Lignes de faille
3min -La « grande démission » dans le milieu du travail fait décidemment l’actualité. Lors du salon « Impact PME » organisé par la CPME et BFM Business plusieurs conférences ont tenté d’aborder le phénomène.
Chacun cherche des solutions : de la question des rémunérations à la qualité de vie au travail, de l’écoute indispensable attendue des managers sans tomber dans l’intrusion de la vie privée, jusqu’à la suppression de la période d’essai à la semaine de 4 jours, les directions et services RH multiplient les initiatives.

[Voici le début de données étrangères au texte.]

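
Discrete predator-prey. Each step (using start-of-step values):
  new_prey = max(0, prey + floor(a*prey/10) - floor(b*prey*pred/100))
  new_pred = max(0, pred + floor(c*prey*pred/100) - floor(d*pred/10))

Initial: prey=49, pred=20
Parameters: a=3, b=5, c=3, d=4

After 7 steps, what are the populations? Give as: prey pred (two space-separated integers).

Answer: 0 4

Derivation:
Step 1: prey: 49+14-49=14; pred: 20+29-8=41
Step 2: prey: 14+4-28=0; pred: 41+17-16=42
Step 3: prey: 0+0-0=0; pred: 42+0-16=26
Step 4: prey: 0+0-0=0; pred: 26+0-10=16
Step 5: prey: 0+0-0=0; pred: 16+0-6=10
Step 6: prey: 0+0-0=0; pred: 10+0-4=6
Step 7: prey: 0+0-0=0; pred: 6+0-2=4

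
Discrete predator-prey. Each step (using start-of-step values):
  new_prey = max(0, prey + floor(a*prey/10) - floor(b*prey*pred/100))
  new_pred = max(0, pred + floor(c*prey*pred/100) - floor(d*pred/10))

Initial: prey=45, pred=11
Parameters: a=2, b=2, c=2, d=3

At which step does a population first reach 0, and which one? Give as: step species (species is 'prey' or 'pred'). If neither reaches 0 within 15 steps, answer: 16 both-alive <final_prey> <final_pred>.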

Inévitablement la question du télétravail est revenue sur le tapis. Obligatoire durant les confinements successifs de 2020 et 2021, il semble évident pour tout le monde qu’il est entré dans les mœurs. Beaucoup y trouvent avantage : moins de transport, plus de facilité d’organisation entre vie professionnelle et personnelle. Les inconvénients existent aussi : risque d’isolement des salariés, moins de cohésion d’entreprise.
Il y a aussi des exemples extrêmes et la jurisprudence des tribunaux commence à aborder le sujet : justification d’un licenciement d’un salarié ayant déménagé à 450 km du siège de l’entreprise sans prévenir, possibilité pour l’entreprise d’instaurer des systèmes de surveillance, etc. Les juges et les avocats ont du pain sur la planche pour les années à venir.
Cependant, quand on est dans le transport routier, ces débats sont très intéressants mais ils apparaissent quand même comme un peu intellectuels. Et quand on a tendance à « mettre les pieds dans le plat », on relève des évidences qui ont manifestement échappé à quelques sociologues du travail.
Déjà, si on considère les « professions et catégories socioprofessionnelles » (PCS) qui sont normées par l’INSEE depuis 2003. Il y en a 8 et parmi celles-ci, on retrouve les classiques « ouvriers » et « ETAM » (employés, techniciens, agents de maîtrise).
Les conducteurs routiers sont dans la catégorie « ouvriers », c’est un fait. Et pendant les confinements, à l’instar d’autres professions qui ne sont ni cadres, ni agents de maîtrise, telles que les personnels des entrepôts logistiques, la distribution alimentaire, de la propreté, ou le personnel infirmier, ils ne se sont pas arrêtés de travailler. Et heureusement, sinon le pays s’arrêtait complètement. Pourtant, qui leur a manifesté la moindre reconnaissance ? Les conditions d’accueil étaient scandaleuses au point que ces conducteurs n'avaient même pas droit à accéder aux sanitaires et à la machine à café dans les entreprises livrées.
Il faut absolument rappeler que ce sont notamment grâce à ces salariés que les autres ont pu télétravailler. Et cela n’a pas changé aujourd’hui. Les chefs d’entreprise de transport et leurs équipes ont d’ailleurs eu tellement conscience de ce fait que fort peu sont restés chez eux pour travailler à distance.
Les débats actuels sont de nature à relever, voire accentuer des fractures entre ceux dont l’activité peut se faire un peu partout devant un ordinateur, et ceux qui font le job de terrain sans lequel les premiers ne pourraient pas exercer de la même façon.
Il serait dommageable de rappeler ce qui est purement un fait. Pas très politiquement correct mais bien réel. Aux yeux d’une partie des salariés, la question du télétravail est considérée comme un luxe qui ne saurait jamais les concerner.
Face à ce constat, la journaliste qui anime le débat lance quasiment un cri du cœur : « On ne va tout de même pas renoncer au télétravail parce que certains n’y ont pas accès !».
Intéressante question.
Ce n’est pas ce que l’on dit. Ce qu’on l’on veut exprimer c’est qu’il ne faut pas oublier, dans les grandes discussions, que dans le milieu du travail, comme dans tous les autres domaines, nous dépendons tous les uns des autres.